U.S. African Command released a short statement, with few details, saying the SEAL was part of a team assisting Somali troops to “degrade the al-Qaeda affiliate’s ability to recruit, train and plot external terror attacks throughout the region and in America.”
A spokesman for al-Shabaab told Reuters that U.S. forces attacked one of its bases in the Darusalam village. Speaking of the U.S.-backed Somali troops, he said, “They left ammunition and weapons on the scene and blood stains. First they had a helicopter which landed some kilometers away from our base, to which they walked. We inflicted heavy casualties—some forces died and others were wounded but we do not have the exact figure.”
The last U.S. military casualty in Somalia came about 25 years ago, during the Battle of Mogadishu—an episode detailed by The Atlantic contributor Mark Bowden in his book Black Hawk Down, which was turned into a film of the same name. That, too, was a U.S. special-operations forces mission, and came during the country’s civil war. The war began after the overthrow of the country’s dictator in 1991. Somalia then spiraled into a fractious battle between competing warlords. One of these warlords was Mohamed Farrah Aidid, who attacked UN troops trying to restore stability. In October 1993, the U.S. deployed a special-operations task force to capture two of Aidid’s lieutenants while they met in Mogadishu, and what was supposed to be a one-hour mission turned into an overnight gun battle, with 18 U.S. casualties. Aidid was later killed years later in a battle, but Somalia has remained in a state of conflict since.
African Union peacekeeping troops have been stationed in the country for 10 years, and in that time have pushed al-Shabaab from city centers to rural parts of the country’s west. The U.S. has aided in this fight, largely in covert missions run by special-operations forces groups.

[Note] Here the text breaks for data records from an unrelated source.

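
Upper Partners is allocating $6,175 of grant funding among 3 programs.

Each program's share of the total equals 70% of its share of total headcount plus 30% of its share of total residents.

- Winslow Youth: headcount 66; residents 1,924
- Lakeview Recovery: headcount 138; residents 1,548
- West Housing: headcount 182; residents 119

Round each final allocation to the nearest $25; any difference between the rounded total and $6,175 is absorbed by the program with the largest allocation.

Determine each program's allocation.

Headcount total 386; residents total 3,591.
Composite weights (70% headcount + 30% residents): Winslow Youth 0.2804; Lakeview Recovery 0.3796; West Housing 0.3400.
Raw shares: Winslow Youth 1,731.62; Lakeview Recovery 2,343.92; West Housing 2,099.46.
At nearest $25: Winslow Youth $1,725; Lakeview Recovery $2,350; West Housing $2,100. Sum = $6,175.
Sum already equals the total — no adjustment.

Winslow Youth: $1,725; Lakeview Recovery: $2,350; West Housing: $2,100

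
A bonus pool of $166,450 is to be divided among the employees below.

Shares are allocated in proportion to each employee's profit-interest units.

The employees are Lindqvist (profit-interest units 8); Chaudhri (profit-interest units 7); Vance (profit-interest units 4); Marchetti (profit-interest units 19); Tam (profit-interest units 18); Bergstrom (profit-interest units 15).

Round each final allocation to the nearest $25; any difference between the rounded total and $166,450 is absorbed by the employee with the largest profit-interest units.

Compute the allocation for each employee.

Total profit-interest units = 8 + 7 + 4 + 19 + 18 + 15 = 71.
Proportional shares: Lindqvist 18,754.93; Chaudhri 16,410.56; Vance 9,377.46; Marchetti 44,542.96; Tam 42,198.59; Bergstrom 35,165.49.
Rounded to nearest $25: Lindqvist $18,750; Chaudhri $16,400; Vance $9,375; Marchetti $44,550; Tam $42,200; Bergstrom $35,175. Sum = $166,450.
Sum already equals the total — no adjustment.

Lindqvist: $18,750; Chaudhri: $16,400; Vance: $9,375; Marchetti: $44,550; Tam: $42,200; Bergstrom: $35,175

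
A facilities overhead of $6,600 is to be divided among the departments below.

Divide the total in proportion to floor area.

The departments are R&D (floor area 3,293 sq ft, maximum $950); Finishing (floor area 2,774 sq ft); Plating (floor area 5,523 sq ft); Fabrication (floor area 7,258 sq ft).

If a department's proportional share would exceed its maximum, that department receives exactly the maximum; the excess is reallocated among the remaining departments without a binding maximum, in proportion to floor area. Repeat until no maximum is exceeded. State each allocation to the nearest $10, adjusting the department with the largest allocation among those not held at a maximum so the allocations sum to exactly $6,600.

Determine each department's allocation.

R&D: $950 | Finishing: $1,010 | Plating: $2,010 | Fabrication: $2,630

Floor area total: 18,848.
Proportional shares (ignoring caps): R&D 1,153.11; Finishing 971.37; Plating 1,933.99; Fabrication 2,541.53.
Cap binds for R&D ($950); residual $5,650 reallocated over remaining floor area 15,555.
Remaining shares: Finishing 1,007.59 → $1,010; Plating 2,006.10 → $2,010; Fabrication 2,636.30 → $2,640.
Rounding difference −$10 applied to Fabrication → $2,630.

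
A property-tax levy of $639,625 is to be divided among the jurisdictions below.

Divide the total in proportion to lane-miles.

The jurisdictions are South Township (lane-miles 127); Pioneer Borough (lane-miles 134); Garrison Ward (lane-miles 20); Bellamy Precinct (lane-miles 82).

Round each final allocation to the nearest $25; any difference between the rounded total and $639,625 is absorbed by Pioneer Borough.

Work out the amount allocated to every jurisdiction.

Lane-miles total: 363.
Pro-rata amounts: South Township 127/363 × $639,625 = 223,780.65; Pioneer Borough 134/363 × $639,625 = 236,115.01; Garrison Ward 20/363 × $639,625 = 35,241.05; Bellamy Precinct 82/363 × $639,625 = 144,488.29.
After rounding ($25): South Township $223,775; Pioneer Borough $236,125; Garrison Ward $35,250; Bellamy Precinct $144,500. Sum = $639,650.
Difference $639,625 − $639,650 = −$25 applied to Pioneer Borough: Pioneer Borough becomes $236,100.

South Township: $223,775 | Pioneer Borough: $236,100 | Garrison Ward: $35,250 | Bellamy Precinct: $144,500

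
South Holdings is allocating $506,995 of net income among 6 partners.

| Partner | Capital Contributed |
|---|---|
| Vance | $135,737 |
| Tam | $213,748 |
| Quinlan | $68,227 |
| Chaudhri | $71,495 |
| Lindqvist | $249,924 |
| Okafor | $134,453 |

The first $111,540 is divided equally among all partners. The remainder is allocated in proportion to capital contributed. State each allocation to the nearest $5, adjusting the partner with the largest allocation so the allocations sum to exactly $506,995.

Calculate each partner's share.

Vance: $80,035 · Tam: $115,350 · Quinlan: $49,475 · Chaudhri: $50,955 · Lindqvist: $131,725 · Okafor: $79,455

First tranche $111,540 split equally: $18,590 each.
Remainder $395,455 by capital contributed (total 873,584): Vance 61,445.58 → $61,445; Tam 96,759.69 → $96,760; Quinlan 30,885.08 → $30,885; Chaudhri 32,364.44 → $32,365; Lindqvist 113,135.88 → $113,135; Okafor 60,864.34 → $60,865.
Totals: Vance $18,590 + $61,445 = $80,035; Tam $18,590 + $96,760 = $115,350; Quinlan $18,590 + $30,885 = $49,475; Chaudhri $18,590 + $32,365 = $50,955; Lindqvist $18,590 + $113,135 = $131,725; Okafor $18,590 + $60,865 = $79,455.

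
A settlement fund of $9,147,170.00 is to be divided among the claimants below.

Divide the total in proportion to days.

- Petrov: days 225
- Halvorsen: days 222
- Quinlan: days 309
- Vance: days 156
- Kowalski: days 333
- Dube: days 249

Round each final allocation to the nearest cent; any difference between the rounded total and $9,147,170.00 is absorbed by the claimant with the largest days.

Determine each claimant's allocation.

Total days = 225 + 222 + 309 + 156 + 333 + 249 = 1,494.
Raw shares: Petrov 1,377,585.8434; Halvorsen 1,359,218.0321; Quinlan 1,891,884.5582; Vance 955,126.1847; Kowalski 2,038,827.0482; Dube 1,524,528.3333.
Rounded to nearest cent: Petrov $1,377,585.84; Halvorsen $1,359,218.03; Quinlan $1,891,884.56; Vance $955,126.18; Kowalski $2,038,827.05; Dube $1,524,528.33. Sum = $9,147,169.99.
Difference $9,147,170.00 − $9,147,169.99 = +$0.01 applied to largest days (Kowalski): Kowalski becomes $2,038,827.06.

Petrov: $1,377,585.84 · Halvorsen: $1,359,218.03 · Quinlan: $1,891,884.56 · Vance: $955,126.18 · Kowalski: $2,038,827.06 · Dube: $1,524,528.33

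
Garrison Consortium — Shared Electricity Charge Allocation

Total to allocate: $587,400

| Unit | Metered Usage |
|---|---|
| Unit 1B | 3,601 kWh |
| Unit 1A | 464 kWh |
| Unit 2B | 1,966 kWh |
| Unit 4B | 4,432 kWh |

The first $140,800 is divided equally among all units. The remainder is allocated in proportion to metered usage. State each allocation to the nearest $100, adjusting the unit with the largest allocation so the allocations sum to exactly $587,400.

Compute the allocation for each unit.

Equal tier: $140,800 ÷ 4 = $35,200 apiece.
Remainder $446,600 by metered usage (total 10,463): Unit 1B 153,704.16 → $153,700; Unit 1A 19,805.26 → $19,800; Unit 2B 83,916.24 → $83,900; Unit 4B 189,174.35 → $189,200.
Totals: Unit 1B $35,200 + $153,700 = $188,900; Unit 1A $35,200 + $19,800 = $55,000; Unit 2B $35,200 + $83,900 = $119,100; Unit 4B $35,200 + $189,200 = $224,400.

Unit 1B: $188,900 | Unit 1A: $55,000 | Unit 2B: $119,100 | Unit 4B: $224,400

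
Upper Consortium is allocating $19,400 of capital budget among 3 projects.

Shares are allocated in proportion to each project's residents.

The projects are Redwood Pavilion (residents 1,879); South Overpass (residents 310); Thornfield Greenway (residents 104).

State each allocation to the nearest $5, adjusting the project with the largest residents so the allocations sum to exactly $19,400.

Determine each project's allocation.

Total residents = 1,879 + 310 + 104 = 2,293.
Proportional shares: Redwood Pavilion 15,897.34; South Overpass 2,622.76; Thornfield Greenway 879.90.
Rounded to nearest $5: Redwood Pavilion $15,895; South Overpass $2,625; Thornfield Greenway $880. Sum = $19,400.
Rounded total matches; no reconciliation needed.

Redwood Pavilion: $15,895 · South Overpass: $2,625 · Thornfield Greenway: $880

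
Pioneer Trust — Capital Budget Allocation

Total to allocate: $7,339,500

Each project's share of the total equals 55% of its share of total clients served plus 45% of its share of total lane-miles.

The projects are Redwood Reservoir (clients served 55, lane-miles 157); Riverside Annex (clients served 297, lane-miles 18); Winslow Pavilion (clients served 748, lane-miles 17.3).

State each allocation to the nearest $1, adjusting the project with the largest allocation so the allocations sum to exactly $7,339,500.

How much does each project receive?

Clients served total 1,100; lane-miles total 192.3.
Combined weights (55% clients served + 45% lane-miles): Redwood Reservoir 0.3949; Riverside Annex 0.1906; Winslow Pavilion 0.4145.
Pro-rata amounts: Redwood Reservoir 2,898,329.62; Riverside Annex 1,399,067.86; Winslow Pavilion 3,042,102.52.
Rounded to nearest $1: Redwood Reservoir $2,898,330; Riverside Annex $1,399,068; Winslow Pavilion $3,042,103. Sum = $7,339,501.
Difference $7,339,500 − $7,339,501 = −$1 applied to largest allocation (Winslow Pavilion): Winslow Pavilion becomes $3,042,102.

Redwood Reservoir: $2,898,330 | Riverside Annex: $1,399,068 | Winslow Pavilion: $3,042,102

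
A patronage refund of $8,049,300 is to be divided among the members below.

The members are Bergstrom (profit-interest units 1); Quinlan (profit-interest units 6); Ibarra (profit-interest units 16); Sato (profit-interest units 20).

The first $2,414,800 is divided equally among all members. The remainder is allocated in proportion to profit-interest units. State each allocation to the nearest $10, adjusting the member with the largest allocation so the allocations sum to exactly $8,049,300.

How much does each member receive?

First tranche $2,414,800 split equally: $603,700 each.
Remainder $5,634,500 by profit-interest units (total 43): Bergstrom 131,034.88 → $131,030; Quinlan 786,209.30 → $786,210; Ibarra 2,096,558.14 → $2,096,560; Sato 2,620,697.67 → $2,620,700.
Totals: Bergstrom $603,700 + $131,030 = $734,730; Quinlan $603,700 + $786,210 = $1,389,910; Ibarra $603,700 + $2,096,560 = $2,700,260; Sato $603,700 + $2,620,700 = $3,224,400.

Bergstrom: $734,730 | Quinlan: $1,389,910 | Ibarra: $2,700,260 | Sato: $3,224,400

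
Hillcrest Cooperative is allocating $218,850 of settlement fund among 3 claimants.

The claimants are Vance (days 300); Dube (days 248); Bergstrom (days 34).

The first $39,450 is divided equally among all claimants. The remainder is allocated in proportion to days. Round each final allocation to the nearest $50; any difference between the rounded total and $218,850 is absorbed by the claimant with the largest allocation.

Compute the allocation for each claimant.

$39,450 shared equally gives $13,150 per claimant.
Remainder $179,400 by days (total 582): Vance 92,474.23 → $92,450; Dube 76,445.36 → $76,450; Bergstrom 10,480.41 → $10,500.
Totals: Vance $13,150 + $92,450 = $105,600; Dube $13,150 + $76,450 = $89,600; Bergstrom $13,150 + $10,500 = $23,650.

Vance: $105,600 · Dube: $89,600 · Bergstrom: $23,650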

At a hearing of the Senate Armed Services Committee earlier this week, Army General Thomas, who oversees Special Operations Command, said there are about 8,000 special-forces members in more than 80 countries. They are tasked with everything from fighting terrorist groups, as in Somalia, to countering Russian aggression. In recent years, the U.S. has leaned too heavily on its special-operations forces, Thomas said. “We are not a panacea. We are not the ultimate solution to every problem, and you will not hear that coming from us.”
Under the Obama administration, and now under President Trump, these advise-and-assist missions are being widely used in place of large deployments of U.S. troops on the ground—particularly in northern Iraq, where U.S. soldiers are backing Iraqi government troops to defeat ISIS. In January, a SEAL was killed in Yemen during a similar mission against al-Qaeda. That was the first counterterrorism operation authorized by the Trump administration, and its first military casualty. In Somalia, the Trump administration has granted broader permission for the U.S. forces to carry out strikes, a sign the president is willing to increase engagement in the region.
At the hearing, Thomas cautioned that reliance on special operations alone is not a long-term solution.